I have found lots of new research regarding Celiac disease and kids. I’m going to talk about a new testing method and a 12-year study regarding the risks of developing Celiac – with an 80% accuracy of forecasting kids that will develop Celiac.
First up, a new testing method for children with the disease. It involves a breath test. Research suggests that DPP4 enzyme is involved in breaking down gluten. People with Celiac disease have reduced amounts of DPP4 in the small intestine. This new breath test measures the amount of DPP4. It implies a simple, non-invasive way to test for Celiac. Trials are about to begin. I don’t have information about where the trials will take place yet. I will keep looking for this one.
Second, a twelve year study of children with potential Celiac disease predict the number of children that will eventually develop Celiac. The study involved 280 children between 2 and 18 with potential Celiac over the course of 12 years. Potential Celiac in this situation means two consecutive positive results on anti-Tg2, postive EMA, normal villious architecture (Marsh 0 or 1) in 5 biopsies and positive genetic markers (DQ2 or DQ8). These children did not start a gluten free diet immediately.
Villious atrophy is the hallmark of Celiac disease. It means that the small finger like projections that absorb food in the small intestine have been shortened or blunted. This damage is rated on a Marsh scale. Marsh 0-1 indicate increased white blood cells – intraepithelial lymphycytes but no damage to the villi. Marsh 2 is unusual and typically only found with Dermititis Herpitformis. Marsh 3 or higher indicates damage to the villi and Celiac disease.
As reported in Gastroenerology, the follow up is interesting. Forty- two or 15% of the children developed villious atrophy during the follow up period, but a total of 43% of the children progressed to villious atrophy at 12 years. Eight-nine or 32% of children no longer had positive blood tests.
Of the children that developed villious atrophy, they noted a strong association with the numbers of gamma delta intraepithelial lymphocytes, age at diagnosis, and two copies of DQ2. In looking at these factors, they were able to predict 80% of the children that would progress to villious atrophy.

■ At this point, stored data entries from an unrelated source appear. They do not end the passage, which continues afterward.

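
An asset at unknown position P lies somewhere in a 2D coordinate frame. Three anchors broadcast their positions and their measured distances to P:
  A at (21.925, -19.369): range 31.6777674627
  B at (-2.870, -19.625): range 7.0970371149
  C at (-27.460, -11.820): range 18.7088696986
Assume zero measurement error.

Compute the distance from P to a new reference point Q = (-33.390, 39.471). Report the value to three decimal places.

61.913

eq1: (x − 21.925)² + (y + 19.369)² = 31.6777674627²
eq2: (x + 2.870)² + (y + 19.625)² = 7.0970371149²
eq3: (x + 27.460)² + (y + 11.820)² = 18.7088696986²
eq3−eq1, eq3−eq2 (x²,y² cancel):
  98.770·x − 15.098·y = -691.359360
  49.180·x − 15.610·y = -200.732605
det = 98.770·-15.610 − -15.098·49.180 = -799.280060
x = (-691.359360·-15.610 − -15.098·-200.732605) / -799.280060 = -9.710562
y = (98.770·-200.732605 − -691.359360·49.180) / -799.280060 = -17.734327
|P − Q| = √((-9.710562 − -33.390)² + (-17.734327 − 39.471)²) = 61.912561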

They said the genetics was an important risk factor for children in the 3 to 10 year range, but the risk factor from genetics lost its significance after 10. Gender and a family history of autoimmunity did not affect risk.
So, now, they can almost predict children that will progress to Celiac disease when doing blood tests and upper endoscopy with biopsies. This is important for parents because it has to be exceptionally difficult to see your child suffer without a clear diagnosis.
Finally, I know that watching a child struggle with being ill and then struggling to fit in with this diagnosis has to got to be challenging. Keep up the fight and you are doing the right thing!